3. El método de la reivindicación 1, que comprende además identificar un nivel de riesgo de que el sujeto desarrolle una GEP-NEN progresiva recurrente tras el primer tratamiento, que comprende

identificar un bajo nivel de riesgo de desarrollar una GEP-NEN progresiva recurrente cuando la puntuación de MAARC-NET es menor que un valor de corte predeterminado de 5 en una escala de 0-8, o inferior al 55% en una escala de 0-100%;

identificar un nivel intermedio de riesgo de desarrollar una GEP-NEN progresiva recurrente cuando la puntuación de MAARC-NET es igual o mayor que un valor de corte predeterminado de 5 y menor que un valor de corte predeterminado de 7 en una escala de 0-8, o igual o mayor que 55% y menor que 75% en una escala de 0-100%; o identificar un alto nivel de riesgo de desarrollar una GEP-NEN progresiva recurrente cuando la puntuación de MAARC-NET es igual o mayor que un valor de corte predeterminado de 7 en una escala de 0-8, o igual o mayor que 75% en una escala de 0-100%.

4. El método de una cualquiera de las reivindicaciones 1 -3, comprendiendo el método además recomendar un segundo tratamiento a un sujeto identificado con que tiene una recidiva de una GEP-NEN.

5. El método de una cualquiera de las reivindicaciones 1-4, en donde el primer tratamiento comprende una primera cirugía y el segundo tratamiento comprende al menos una segunda cirugía, terapia con medicamentos, o cualquier combinación de las mismas.

6. El método de la reivindicación 5, en donde el segundo tratamiento comprende terapia con medicamentos, preferentemente en donde la terapia con medicamentos comprende un tratamiento con análogos de la somatostatina, terapia con radionucleótidos del receptor peptídico (PRRT), o cualquier combinación de los mismos.

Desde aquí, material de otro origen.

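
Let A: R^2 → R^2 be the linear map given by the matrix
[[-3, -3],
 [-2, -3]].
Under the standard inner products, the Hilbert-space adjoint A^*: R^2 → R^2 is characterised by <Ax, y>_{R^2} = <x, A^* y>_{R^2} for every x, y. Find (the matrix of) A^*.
A^* = A^T =
[[-3, -2],
 [-3, -3]]

For real matrices with standard dot products, the defining identity <Ax, y> = <x, A^* y> gives (Ax)^T y = x^T (A^*) y, i.e. x^T A^T y = x^T (A^*) y. Since this holds for all x, y, we must have A^* = A^T. Therefore
A^* =
[[-3, -2],
 [-3, -3]].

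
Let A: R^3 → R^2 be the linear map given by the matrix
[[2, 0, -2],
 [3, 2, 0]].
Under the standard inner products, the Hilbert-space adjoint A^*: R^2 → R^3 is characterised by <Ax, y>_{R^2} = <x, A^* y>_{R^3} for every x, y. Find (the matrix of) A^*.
A^* = A^T =
[[2, 3],
 [0, 2],
 [-2, 0]]

For real matrices with standard dot products, the defining identity <Ax, y> = <x, A^* y> gives (Ax)^T y = x^T (A^*) y, i.e. x^T A^T y = x^T (A^*) y. Since this holds for all x, y, we must have A^* = A^T. Therefore
A^* =
[[2, 3],
 [0, 2],
 [-2, 0]].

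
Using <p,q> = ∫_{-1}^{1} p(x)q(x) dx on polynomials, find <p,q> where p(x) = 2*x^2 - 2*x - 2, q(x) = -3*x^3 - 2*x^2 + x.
<p,q> = 32/15

Expand the product: p(x)·q(x) = -6*x^5 + 2*x^4 + 12*x^3 + 2*x^2 - 2*x.
∫_{-1}^{1} of each monomial x^k gives [2/(k+1) if k even, 0 if k odd]. Integrating term-by-term (or equivalently evaluating the antiderivative F(x) = -x^6 + 2*x^5/5 + 3*x^4 + 2*x^3/3 - x^2 at the endpoints):
  F(1) − F(−1) = 31/15 − (-1/15) = 32/15.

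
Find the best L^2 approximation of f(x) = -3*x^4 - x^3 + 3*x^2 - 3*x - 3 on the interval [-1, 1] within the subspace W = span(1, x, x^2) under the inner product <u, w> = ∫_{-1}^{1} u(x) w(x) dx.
g(x) = 3*x^2/7 - 18*x/5 - 96/35

The best approximation g ∈ W is the orthogonal projection of f onto W. Writing g = a_0 + a_1 x + a_2 x^2, the coefficients solve the normal equations G · a = b where
  G_{ij} = <φ_i, φ_j> and b_i = <f, φ_i>, with φ_0 = 1, φ_1 = x, φ_2 = x^2.
G =
  [2, 0, 2/3]
  [0, 2/3, 0]
  [2/3, 0, 2/5],
b = (-26/5, -12/5, -58/35).
Solving gives a_0 = -96/35, a_1 = -18/5, a_2 = 3/7, so
  g(x) = 3*x^2/7 - 18*x/5 - 96/35.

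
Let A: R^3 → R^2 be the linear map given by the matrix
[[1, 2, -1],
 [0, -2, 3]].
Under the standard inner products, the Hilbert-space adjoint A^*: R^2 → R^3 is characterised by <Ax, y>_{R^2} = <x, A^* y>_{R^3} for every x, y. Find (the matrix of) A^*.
A^* = A^T =
[[1, 0],
 [2, -2],
 [-1, 3]]

For real matrices with standard dot products, the defining identity <Ax, y> = <x, A^* y> gives (Ax)^T y = x^T (A^*) y, i.e. x^T A^T y = x^T (A^*) y. Since this holds for all x, y, we must have A^* = A^T. Therefore
A^* =
[[1, 0],
 [2, -2],
 [-1, 3]].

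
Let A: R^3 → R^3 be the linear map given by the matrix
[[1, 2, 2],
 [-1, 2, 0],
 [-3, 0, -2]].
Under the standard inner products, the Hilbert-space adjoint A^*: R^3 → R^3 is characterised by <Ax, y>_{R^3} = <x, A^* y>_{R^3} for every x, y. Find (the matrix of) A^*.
A^* = A^T =
[[1, -1, -3],
 [2, 2, 0],
 [2, 0, -2]]

For real matrices with standard dot products, the defining identity <Ax, y> = <x, A^* y> gives (Ax)^T y = x^T (A^*) y, i.e. x^T A^T y = x^T (A^*) y. Since this holds for all x, y, we must have A^* = A^T. Therefore
A^* =
[[1, -1, -3],
 [2, 2, 0],
 [2, 0, -2]].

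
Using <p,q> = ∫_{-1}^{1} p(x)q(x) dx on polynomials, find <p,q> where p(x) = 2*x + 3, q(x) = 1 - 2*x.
<p,q> = 10/3

Expand the product: p(x)·q(x) = -4*x^2 - 4*x + 3.
∫_{-1}^{1} of each monomial x^k gives [2/(k+1) if k even, 0 if k odd]. Integrating term-by-term (or equivalently evaluating the antiderivative F(x) = -4*x^3/3 - 2*x^2 + 3*x at the endpoints):
  F(1) − F(−1) = -1/3 − (-11/3) = 10/3.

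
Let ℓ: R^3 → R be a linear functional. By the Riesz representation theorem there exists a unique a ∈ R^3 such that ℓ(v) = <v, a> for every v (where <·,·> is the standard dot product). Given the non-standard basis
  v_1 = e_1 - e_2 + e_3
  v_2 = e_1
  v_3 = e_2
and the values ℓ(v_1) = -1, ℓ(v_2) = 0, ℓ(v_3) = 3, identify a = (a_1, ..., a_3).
a = (0, 3, 2)

Write a = (a_1, ..., a_3) in the standard basis. For each basis vector v_i, ℓ(v_i) = <v_i, a> is a linear equation in the a_j's. Collect the n equations into a matrix system V a = ℓ, where row i of V is v_i (expressed in the standard basis). Since V is invertible (lower-triangular with 1s on the diagonal, up to permutation), solve by back-substitution:
  V =
[[1, -1, 1],
 [1, 0, 0],
 [0, 1, 0]]
  V a = (-1, 0, 3)
Solving gives a = (0, 3, 2).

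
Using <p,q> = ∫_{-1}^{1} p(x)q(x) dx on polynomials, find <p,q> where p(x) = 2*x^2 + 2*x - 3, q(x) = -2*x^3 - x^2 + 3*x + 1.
<p,q> = -16/15

Expand the product: p(x)·q(x) = -4*x^5 - 6*x^4 + 10*x^3 + 11*x^2 - 7*x - 3.
∫_{-1}^{1} of each monomial x^k gives [2/(k+1) if k even, 0 if k odd]. Integrating term-by-term (or equivalently evaluating the antiderivative F(x) = -2*x^6/3 - 6*x^5/5 + 5*x^4/2 + 11*x^3/3 - 7*x^2/2 - 3*x at the endpoints):
  F(1) − F(−1) = -11/5 − (-17/15) = -16/15.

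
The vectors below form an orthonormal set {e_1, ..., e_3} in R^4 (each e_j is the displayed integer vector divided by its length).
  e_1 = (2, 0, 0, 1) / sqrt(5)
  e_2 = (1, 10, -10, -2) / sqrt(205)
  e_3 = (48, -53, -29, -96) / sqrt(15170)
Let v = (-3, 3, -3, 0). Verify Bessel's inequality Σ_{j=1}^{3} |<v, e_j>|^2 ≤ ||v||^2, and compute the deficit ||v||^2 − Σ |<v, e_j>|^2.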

7. El método de una cualquiera de las reivindicaciones 1-4, en donde el primer tratamiento comprende una primera terapia con medicamentos y el segundo tratamiento comprende cirugía, al menos una segunda terapia con medicamentos, o cualquier combinación de las mismas.

8. El método de la reivindicación 7, en donde el segundo tratamiento comprende al menos una segunda terapia con medicamentos.

9. El método de la reivindicación 8, en donde la primera terapia con medicamentos comprende una primera cantidad de tratamiento con análogos de la somatostatina.

10. El método de la reivindicación 9, en donde la segunda terapia con medicamentos comprende una segunda cantidad de tratamiento con análogos de la somatostatina, en donde la segunda cantidad de tratamiento con análogos de la somatostatina es mayor que la primera cantidad de tratamiento con análogos de la somatostatina.

11. El método de la reivindicación 9, en donde la segunda terapia con medicamentos comprende PRRT.

12. El método de la reivindicación 8, en donde la primera terapia con medicamentos comprende una primera cantidad de PRRT

13. El método de la reivindicación 12, en donde la segunda terapia con medicamentos comprende una segunda cantidad de PRRT, en donde la segunda cantidad de PRRT es mayor que la primera cantidad de PRRT.

14. El método de la reivindicación 12, en donde la segunda terapia con medicamentos comprende tratamiento con análogos de la somatostatina.

15. El método de una cualquiera de las reivindicaciones 1-14, en donde el biomarcador es ARN o ADNc, preferiblemente en donde:

(a) cuando el biomarcador es ARN, el ARN se transcribe de forma inversa para producir ADNc, y se detecta el nivel de expresión de ADNc producido;

(b) el nivel de expresión del biomarcador se detecta al forma un complejo entre el biomarcador y una sonda o cebador marcado;

(c) cuando el biomarcador es ARN o ADNc, el ARN o ADNc se detecta al formar un complejo entre el ARN o ADNc y una sonda de ácido nucleico o cebador marcado, preferiblemente en donde la marca es una marca fluorescente, preferiblemente en donde el complejo entre el ARN o ADNc y la sonda de ácido nucleico o cebador marcado es un complejo de hibridación.